The client subscribes to the following item
String[] items_kj = { "ltest-[key=Timothy]" };
Overall test
For the final comprehensive test, we essentially replicated the base scenario using the same tools described earlier. However, in this phase, we added a significant load to the Lightstreamer broker by introducing a high number of concurrent clients. To support this part of the test, we utilized a modified version of the Lightstreamer – Load Test Toolkit, which can be found in this GitHub branch: https://github.com/Lightstreamer/load-test-toolkit/tree/lightstreamer-kafka-connector-benchmark
Final Thoughts
The results of these tests underscore the robustness and scalability of the Lightstreamer Kafka Connector, demonstrating its ability to efficiently manage high-throughput message filtering with consistently low latency.
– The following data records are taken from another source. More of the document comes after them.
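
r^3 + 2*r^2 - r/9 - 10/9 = (r - 2/3)*(r + 1)*(r + 5/3)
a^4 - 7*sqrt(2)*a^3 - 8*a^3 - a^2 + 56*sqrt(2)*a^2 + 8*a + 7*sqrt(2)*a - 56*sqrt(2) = (a - 8)*(a - 1)*(a + 1)*(a - 7*sqrt(2))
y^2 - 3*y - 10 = (y - 5)*(y + 2)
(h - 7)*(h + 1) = h^2 - 6*h - 7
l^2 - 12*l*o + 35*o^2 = (l - 7*o)*(l - 5*o)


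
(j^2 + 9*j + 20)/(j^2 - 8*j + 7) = (j^2 + 9*j + 20)/(j^2 - 8*j + 7)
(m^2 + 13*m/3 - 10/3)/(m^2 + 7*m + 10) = (m - 2/3)/(m + 2)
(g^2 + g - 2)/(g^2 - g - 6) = (g - 1)/(g - 3)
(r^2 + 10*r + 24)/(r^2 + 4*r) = (r + 6)/r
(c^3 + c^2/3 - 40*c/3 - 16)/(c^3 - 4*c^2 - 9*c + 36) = (c + 4/3)/(c - 3)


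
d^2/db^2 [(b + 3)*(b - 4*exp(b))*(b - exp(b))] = -5*b^2*exp(b) + 16*b*exp(2*b) - 35*b*exp(b) + 6*b + 64*exp(2*b) - 40*exp(b) + 6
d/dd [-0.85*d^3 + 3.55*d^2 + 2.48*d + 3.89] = -2.55*d^2 + 7.1*d + 2.48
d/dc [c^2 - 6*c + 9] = 2*c - 6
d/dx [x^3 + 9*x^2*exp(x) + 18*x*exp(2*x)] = 9*x^2*exp(x) + 3*x^2 + 36*x*exp(2*x) + 18*x*exp(x) + 18*exp(2*x)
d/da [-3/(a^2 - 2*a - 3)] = 6*(a - 1)/(-a^2 + 2*a + 3)^2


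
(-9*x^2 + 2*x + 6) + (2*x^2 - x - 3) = -7*x^2 + x + 3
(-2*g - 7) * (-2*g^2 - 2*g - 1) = 4*g^3 + 18*g^2 + 16*g + 7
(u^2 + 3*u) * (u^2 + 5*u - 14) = u^4 + 8*u^3 + u^2 - 42*u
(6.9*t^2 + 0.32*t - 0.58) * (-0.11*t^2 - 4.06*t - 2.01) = -0.759*t^4 - 28.0492*t^3 - 15.1044*t^2 + 1.7116*t + 1.1658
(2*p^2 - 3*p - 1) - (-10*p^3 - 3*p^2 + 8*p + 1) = 10*p^3 + 5*p^2 - 11*p - 2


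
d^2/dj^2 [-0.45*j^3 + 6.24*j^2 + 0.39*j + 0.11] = 12.48 - 2.7*j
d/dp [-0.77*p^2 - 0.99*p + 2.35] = -1.54*p - 0.99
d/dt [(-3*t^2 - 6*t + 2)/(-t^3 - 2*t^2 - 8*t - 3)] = (-3*t^4 - 12*t^3 + 18*t^2 + 26*t + 34)/(t^6 + 4*t^5 + 20*t^4 + 38*t^3 + 76*t^2 + 48*t + 9)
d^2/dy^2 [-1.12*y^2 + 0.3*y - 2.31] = -2.24000000000000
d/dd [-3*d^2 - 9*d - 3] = -6*d - 9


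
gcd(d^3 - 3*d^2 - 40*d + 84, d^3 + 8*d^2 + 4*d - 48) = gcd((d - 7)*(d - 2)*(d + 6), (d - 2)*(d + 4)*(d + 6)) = d^2 + 4*d - 12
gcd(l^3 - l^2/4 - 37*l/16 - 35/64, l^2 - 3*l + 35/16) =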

Whether dealing with straightforward or computationally intensive filtering scenarios, the connector delivers reliable real-time performance while making optimal use of system resources.
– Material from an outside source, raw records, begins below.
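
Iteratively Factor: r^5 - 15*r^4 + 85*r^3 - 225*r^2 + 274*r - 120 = (r - 2)*(r^4 - 13*r^3 + 59*r^2 - 107*r + 60) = (r - 4)*(r - 2)*(r^3 - 9*r^2 + 23*r - 15) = (r - 4)*(r - 2)*(r - 1)*(r^2 - 8*r + 15) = (r - 5)*(r - 4)*(r - 2)*(r - 1)*(r - 3)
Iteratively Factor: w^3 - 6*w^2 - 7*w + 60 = (w + 3)*(w^2 - 9*w + 20) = (w - 4)*(w + 3)*(w - 5)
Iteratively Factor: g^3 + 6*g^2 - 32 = (g - 2)*(g^2 + 8*g + 16) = (g - 2)*(g + 4)*(g + 4)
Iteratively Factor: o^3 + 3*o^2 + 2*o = (o)*(o^2 + 3*o + 2) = o*(o + 2)*(o + 1)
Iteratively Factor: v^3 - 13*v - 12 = (v + 1)*(v^2 - v - 12) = (v - 4)*(v + 1)*(v + 3)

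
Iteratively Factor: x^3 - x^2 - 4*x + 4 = (x - 1)*(x^2 - 4) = (x - 1)*(x + 2)*(x - 2)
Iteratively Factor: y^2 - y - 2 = (y - 2)*(y + 1)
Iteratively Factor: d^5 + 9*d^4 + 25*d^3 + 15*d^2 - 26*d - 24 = (d + 4)*(d^4 + 5*d^3 + 5*d^2 - 5*d - 6) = (d - 1)*(d + 4)*(d^3 + 6*d^2 + 11*d + 6) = (d - 1)*(d + 2)*(d + 4)*(d^2 + 4*d + 3) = (d - 1)*(d + 1)*(d + 2)*(d + 4)*(d + 3)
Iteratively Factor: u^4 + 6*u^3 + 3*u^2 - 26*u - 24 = (u + 4)*(u^3 + 2*u^2 - 5*u - 6) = (u + 1)*(u + 4)*(u^2 + u - 6) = (u + 1)*(u + 3)*(u + 4)*(u - 2)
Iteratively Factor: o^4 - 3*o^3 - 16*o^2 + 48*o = (o + 4)*(o^3 - 7*o^2 + 12*o) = (o - 4)*(o + 4)*(o^2 - 3*o) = o*(o - 4)*(o + 4)*(o - 3)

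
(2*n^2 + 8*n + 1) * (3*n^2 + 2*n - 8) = 6*n^4 + 28*n^3 + 3*n^2 - 62*n - 8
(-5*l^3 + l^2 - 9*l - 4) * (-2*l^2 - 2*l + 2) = 10*l^5 + 8*l^4 + 6*l^3 + 28*l^2 - 10*l - 8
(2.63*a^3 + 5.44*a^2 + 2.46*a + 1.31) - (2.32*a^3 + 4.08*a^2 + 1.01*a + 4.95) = 0.31*a^3 + 1.36*a^2 + 1.45*a - 3.64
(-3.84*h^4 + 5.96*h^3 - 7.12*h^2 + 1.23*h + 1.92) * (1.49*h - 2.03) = -5.7216*h^5 + 16.6756*h^4 - 22.7076*h^3 + 16.2863*h^2 + 0.3639*h - 3.8976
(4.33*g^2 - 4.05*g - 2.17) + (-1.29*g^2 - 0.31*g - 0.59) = 3.04*g^2 - 4.36*g - 2.76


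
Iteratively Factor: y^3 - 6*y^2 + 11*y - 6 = (y - 2)*(y^2 - 4*y + 3) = (y - 2)*(y - 1)*(y - 3)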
Importantly, these tests were conducted using a relatively modest EC2 instance for the Lightstreamer server, specifically a c7i.xlarge with 4 cores and 8GiB of RAM. Despite this, the system handled demanding loads with impressive stability. Based on these results, we anticipate near-linear vertical scalability when moving to more powerful machines, ensuring sustained efficiency and responsiveness even under significantly heavier workloads.
These tests are intended to complement the earlier benchmarking efforts described in this previous blog post, which focused on scalability in terms of handling large numbers of concurrent clients — especially in comparison to clients connecting directly to a Kafka broker. While those tests highlighted the advantages of Lightstreamer in managing high client concurrency, this new round of testing emphasizes the connector’s ability to filter from extremely high-throughput Kafka topics. Together, they provide a comprehensive picture of the Lightstreamer Kafka Connector’s versatility and performance across a wide range of real-world production scenarios.